Sein Name und mehr noch sein Konterfei sind heute in ganz Frankreich bekannt, allerdings nicht so sehr wegen seiner parlamentarischen Vorstöße. Furore macht der 35-jährige Abgeordnete in den sozialen Medien, wo er unter anderem mit einem Leuchtstab à la "Star Wars" herumfuchtetelte. Das entsprechende Video schauten sich über eine Million Leute an. Aufsehen erregte das Mitglied der angesehenen außenpolitischen Kommission der Nationalversammlung auch mit rabiaten Twitter-Sprüchen; dem amerikanischen Präsidenten Donald Trump bedeutete er nach dessen Kritik an den Pariser Gewaltszenen etwa: "La France kisses your ass", höflich übersetzt: Du kannst Frankreich mal.

"Schminktopf"

Der Spezialist in kognitiver Psychologie – wie es sein Lebenslauf besagt – kandidierte aber auch schon ganz seriös für den Vorsitz seiner Partei LRM. Gegen Macrons offiziellen Kandidaten hatte er keine Chance, doch erhielt er immerhin 18 Prozent der Stimmen. Zum Eklat kam es im Dezember, als der rührige Abgeordnete eine grüne Senatorin mit dem Twitter-Spruch beleidigte, sie sei ein wandelnder "Schminktopf". Selbst Parteifreunde prangerten daraufhin seinen "Sexismus" und seine "Vulgarität" an und erinnerten daran, dass er schon Verständnis für einen homophoben Schausteller geäußert habe. Die Fraktion gab bekannt, sie werde sich Mitte Jänner den Fall Son-Forget vorknöpfen. Er kam ihr aber vor Neujahr zuvor und gab seinen Austritt aus der Macron-Partei bekannt.

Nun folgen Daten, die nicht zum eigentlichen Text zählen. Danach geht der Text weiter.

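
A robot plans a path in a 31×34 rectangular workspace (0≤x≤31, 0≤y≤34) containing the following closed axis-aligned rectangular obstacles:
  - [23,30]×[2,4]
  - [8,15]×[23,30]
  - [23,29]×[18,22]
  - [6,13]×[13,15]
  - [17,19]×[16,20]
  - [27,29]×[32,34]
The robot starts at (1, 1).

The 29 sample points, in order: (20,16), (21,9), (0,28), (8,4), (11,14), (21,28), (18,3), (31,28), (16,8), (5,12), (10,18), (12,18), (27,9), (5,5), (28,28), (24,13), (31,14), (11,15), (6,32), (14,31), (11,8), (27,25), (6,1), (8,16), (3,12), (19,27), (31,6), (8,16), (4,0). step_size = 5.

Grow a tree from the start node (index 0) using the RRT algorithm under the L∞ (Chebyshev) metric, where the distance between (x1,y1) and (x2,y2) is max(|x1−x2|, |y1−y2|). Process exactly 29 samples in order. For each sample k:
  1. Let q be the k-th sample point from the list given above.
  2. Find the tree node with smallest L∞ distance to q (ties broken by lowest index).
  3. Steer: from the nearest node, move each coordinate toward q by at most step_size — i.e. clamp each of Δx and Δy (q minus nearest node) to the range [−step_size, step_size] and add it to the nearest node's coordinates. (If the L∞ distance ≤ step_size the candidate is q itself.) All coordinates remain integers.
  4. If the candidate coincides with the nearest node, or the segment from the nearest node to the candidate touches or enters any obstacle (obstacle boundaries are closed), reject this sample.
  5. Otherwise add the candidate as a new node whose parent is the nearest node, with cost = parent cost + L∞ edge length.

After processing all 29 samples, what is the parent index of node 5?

1. q=(20,16) nearest=0 d=19 new=(6,6) → add node 1 parent=0 cost=5
2. q=(21,9) nearest=1 d=15 new=(11,9) → add node 2 parent=1 cost=10
3. q=(0,28) nearest=2 d=19 new=(6,14) → blocked by [6,13]×[13,15], reject
4. q=(8,4) nearest=1 d=2 new=(8,4) → add node 3 parent=1 cost=7
5. q=(11,14) nearest=2 d=5 new=(11,14) → blocked by [6,13]×[13,15], reject
6. q=(21,28) nearest=2 d=19 new=(16,14) → add node 4 parent=2 cost=15
7. q=(18,3) nearest=2 d=7 new=(16,4) → add node 5 parent=2 cost=15
8. q=(31,28) nearest=4 d=15 new=(21,19) → blocked by [17,19]×[16,20], reject
9. q=(16,8) nearest=5 d=4 new=(16,8) → add node 6 parent=5 cost=19
10. q=(5,12) nearest=1 d=6 new=(5,11) → add node 7 parent=1 cost=10
11. q=(10,18) nearest=4 d=6 new=(11,18) → add node 8 parent=4 cost=20
12. q=(12,18) nearest=8 d=1 new=(12,18) → add node 9 parent=8 cost=21
13. q=(27,9) nearest=4 d=11 new=(21,9) → add node 10 parent=4 cost=20
14. q=(5,5) nearest=1 d=1 new=(5,5) → add node 11 parent=1 cost=6
15. q=(28,28) nearest=4 d=14 new=(21,19) → blocked by [17,19]×[16,20], reject
16. q=(24,13) nearest=10 d=4 new=(24,13) → add node 12 parent=10 cost=24
17. q=(31,14) nearest=12 d=7 new=(29,14) → add node 13 parent=12 cost=29
18. q=(11,15) nearest=8 d=3 new=(11,15) → blocked by [6,13]×[13,15], reject
19. q=(6,32) nearest=8 d=14 new=(6,23) → add node 14 parent=8 cost=25
20. q=(14,31) nearest=14 d=8 new=(11,28) → blocked by [8,15]×[23,30], reject
21. q=(11,8) nearest=2 d=1 new=(11,8) → add node 15 parent=2 cost=11
22. q=(27,25) nearest=4 d=11 new=(21,19) → blocked by [17,19]×[16,20], reject
23. q=(6,1) nearest=3 d=3 new=(6,1) → add node 16 parent=3 cost=10
24. q=(8,16) nearest=8 d=3 new=(8,16) → add node 17 parent=8 cost=23
25. q=(3,12) nearest=7 d=2 new=(3,12) → add node 18 parent=7 cost=12
26. q=(19,27) nearest=8 d=9 new=(16,23) → add node 19 parent=8 cost=25
27. q=(31,6) nearest=12 d=7 new=(29,8) → add node 20 parent=12 cost=29
28. q=(8,16) nearest=17 d=0 → coincident, reject
29. q=(4,0) nearest=16 d=2 new=(4,0) → add node 21 parent=16 cost=12

Parent of node 5: 2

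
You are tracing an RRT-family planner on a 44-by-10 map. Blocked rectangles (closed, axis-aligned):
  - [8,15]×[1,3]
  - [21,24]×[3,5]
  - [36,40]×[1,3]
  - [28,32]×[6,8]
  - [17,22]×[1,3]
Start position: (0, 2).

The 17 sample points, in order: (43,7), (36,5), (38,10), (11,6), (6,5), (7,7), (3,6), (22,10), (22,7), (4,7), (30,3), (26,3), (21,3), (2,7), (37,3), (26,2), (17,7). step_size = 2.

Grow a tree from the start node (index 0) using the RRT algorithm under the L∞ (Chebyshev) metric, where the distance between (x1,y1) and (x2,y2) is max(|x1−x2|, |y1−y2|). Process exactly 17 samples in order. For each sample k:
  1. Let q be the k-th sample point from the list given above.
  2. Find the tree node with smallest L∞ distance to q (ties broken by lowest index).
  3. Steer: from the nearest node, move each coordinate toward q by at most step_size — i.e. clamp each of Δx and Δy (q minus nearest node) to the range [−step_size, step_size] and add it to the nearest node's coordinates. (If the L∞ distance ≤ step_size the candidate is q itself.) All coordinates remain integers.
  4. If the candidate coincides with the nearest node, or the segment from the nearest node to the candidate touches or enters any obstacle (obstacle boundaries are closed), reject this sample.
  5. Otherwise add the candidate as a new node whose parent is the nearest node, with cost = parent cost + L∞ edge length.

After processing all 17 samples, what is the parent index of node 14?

Parent of node 14: 11

1. q=(43,7) nearest=0 d=43 new=(2,4) → add node 1 parent=0 cost=2
2. q=(36,5) nearest=1 d=34 new=(4,5) → add node 2 parent=1 cost=4
3. q=(38,10) nearest=2 d=34 new=(6,7) → add node 3 parent=2 cost=6
4. q=(11,6) nearest=3 d=5 new=(8,6) → add node 4 parent=3 cost=8
5. q=(6,5) nearest=2 d=2 new=(6,5) → add node 5 parent=2 cost=6
6. q=(7,7) nearest=3 d=1 new=(7,7) → add node 6 parent=3 cost=7
7. q=(3,6) nearest=2 d=1 new=(3,6) → add node 7 parent=2 cost=5
8. q=(22,10) nearest=4 d=14 new=(10,8) → add node 8 parent=4 cost=10
9. q=(22,7) nearest=8 d=12 new=(12,7) → add node 9 parent=8 cost=12
10. q=(4,7) nearest=7 d=1 new=(4,7) → add node 10 parent=7 cost=6
11. q=(30,3) nearest=9 d=18 new=(14,5) → add node 11 parent=9 cost=14
12. q=(26,3) nearest=11 d=12 new=(16,3) → add node 12 parent=11 cost=16
13. q=(21,3) nearest=12 d=5 new=(18,3) → blocked by [17,22]×[1,3], reject
14. q=(2,7) nearest=7 d=1 new=(2,7) → add node 13 parent=7 cost=6
15. q=(37,3) nearest=12 d=21 new=(18,3) → blocked by [17,22]×[1,3], reject
16. q=(26,2) nearest=12 d=10 new=(18,2) → blocked by [17,22]×[1,3], reject
17. q=(17,7) nearest=11 d=3 new=(16,7) → add node 14 parent=11 cost=16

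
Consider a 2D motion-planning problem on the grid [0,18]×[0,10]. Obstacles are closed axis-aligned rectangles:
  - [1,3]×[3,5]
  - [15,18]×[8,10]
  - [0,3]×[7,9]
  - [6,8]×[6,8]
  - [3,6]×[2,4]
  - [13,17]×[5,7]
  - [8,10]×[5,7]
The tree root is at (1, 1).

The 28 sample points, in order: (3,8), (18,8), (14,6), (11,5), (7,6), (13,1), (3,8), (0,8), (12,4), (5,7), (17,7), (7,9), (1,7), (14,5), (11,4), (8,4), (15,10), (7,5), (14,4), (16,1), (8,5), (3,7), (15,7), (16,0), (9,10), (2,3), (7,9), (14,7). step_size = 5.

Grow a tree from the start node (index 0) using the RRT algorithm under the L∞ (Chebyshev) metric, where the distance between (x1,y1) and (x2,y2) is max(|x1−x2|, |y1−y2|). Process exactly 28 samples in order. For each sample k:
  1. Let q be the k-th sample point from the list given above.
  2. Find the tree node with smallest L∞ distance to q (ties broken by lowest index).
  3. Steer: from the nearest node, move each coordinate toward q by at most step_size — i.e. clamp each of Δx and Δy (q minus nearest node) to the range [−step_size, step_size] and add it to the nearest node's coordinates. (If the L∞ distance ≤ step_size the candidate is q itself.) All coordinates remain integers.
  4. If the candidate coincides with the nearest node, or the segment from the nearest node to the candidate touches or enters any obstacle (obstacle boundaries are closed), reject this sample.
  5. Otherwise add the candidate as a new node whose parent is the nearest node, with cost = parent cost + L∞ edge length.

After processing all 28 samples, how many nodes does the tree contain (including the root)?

Node count: 10

1. q=(3,8) nearest=0 d=7 new=(3,6) → blocked by [1,3]×[3,5], reject
2. q=(18,8) nearest=0 d=17 new=(6,6) → blocked by [1,3]×[3,5], reject
3. q=(14,6) nearest=0 d=13 new=(6,6) → blocked by [1,3]×[3,5], reject
4. q=(11,5) nearest=0 d=10 new=(6,5) → blocked by [3,6]×[2,4], reject
5. q=(7,6) nearest=0 d=6 new=(6,6) → blocked by [1,3]×[3,5], reject
6. q=(13,1) nearest=0 d=12 new=(6,1) → add node 1 parent=0 cost=5
7. q=(3,8) nearest=0 d=7 new=(3,6) → blocked by [1,3]×[3,5], reject
8. q=(0,8) nearest=0 d=7 new=(0,6) → add node 2 parent=0 cost=5
9. q=(12,4) nearest=1 d=6 new=(11,4) → add node 3 parent=1 cost=10
10. q=(5,7) nearest=2 d=5 new=(5,7) → add node 4 parent=2 cost=10
11. q=(17,7) nearest=3 d=6 new=(16,7) → blocked by [13,17]×[5,7], reject
12. q=(7,9) nearest=4 d=2 new=(7,9) → blocked by [6,8]×[6,8], reject
13. q=(1,7) nearest=2 d=1 new=(1,7) → blocked by [0,3]×[7,9], reject
14. q=(14,5) nearest=3 d=3 new=(14,5) → blocked by [13,17]×[5,7], reject
15. q=(11,4) nearest=3 d=0 → coincident, reject
16. q=(8,4) nearest=1 d=3 new=(8,4) → add node 5 parent=1 cost=8
17. q=(15,10) nearest=3 d=6 new=(15,9) → blocked by [15,18]×[8,10], reject
18. q=(7,5) nearest=5 d=1 new=(7,5) → add node 6 parent=5 cost=9
19. q=(14,4) nearest=3 d=3 new=(14,4) → add node 7 parent=3 cost=13
20. q=(16,1) nearest=7 d=3 new=(16,1) → add node 8 parent=7 cost=16
21. q=(8,5) nearest=5 d=1 new=(8,5) → blocked by [8,10]×[5,7], reject
22. q=(3,7) nearest=4 d=2 new=(3,7) → blocked by [0,3]×[7,9], reject
23. q=(15,7) nearest=7 d=3 new=(15,7) → blocked by [13,17]×[5,7], reject
24. q=(16,0) nearest=8 d=1 new=(16,0) → add node 9 parent=8 cost=17
25. q=(9,10) nearest=4 d=4 new=(9,10) → blocked by [6,8]×[6,8], reject
26. q=(2,3) nearest=0 d=2 new=(2,3) → blocked by [1,3]×[3,5], reject
27. q=(7,9) nearest=4 d=2 new=(7,9) → blocked by [6,8]×[6,8], reject
28. q=(14,7) nearest=3 d=3 new=(14,7) → blocked by [13,17]×[5,7], reject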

Diese Woche hat er angekündigt, eine Partei namens "Je Suis Français et Européen" zu gründen. Deren Kürzel JSF stimmt mit den Initialen Son-Forgets überein, wie es Emmanuel Macron mit seiner Bewegung "En Marche" vorgemacht hatte. Nach gut zwei Jahren an Macrons Seite meint der abtrünnige Mitstreiter heute, die LRM sei schon "veraltet", weil Teil der Pariser Elite geworden. Den gleichen Diskurs führen derzeit die Gelbwesten, die ihrerseits die etablierten Kanäle umgehen und meist nur noch über die sozialen Medien kommunizieren.

Aspirationen auf Präsidentschaftswahlkampf

In seinen intellektuell verbrämten Wortmeldungen, die auch in der angesehenen Zeitung "Le Monde" erscheinen, kritisiert Son-Forget den "Zerrspiegel" und die "Post-Wahrheit" der digitalen Medien. Bei seinen infantil-narzisstischen Auftritten verwechselt er aber selbst Posse und Politik, Bildschirm und Realität: Im Internet zeigt er sich einmal in einer Fotomontage grinsend in einer WC-Schüssel, dann wieder piekfein in Anzug und Krawatte neben einer Frankreich-Flagge – um seine Aspirationen auf den Präsidentschaftswahlkampf 2022 anzumelden.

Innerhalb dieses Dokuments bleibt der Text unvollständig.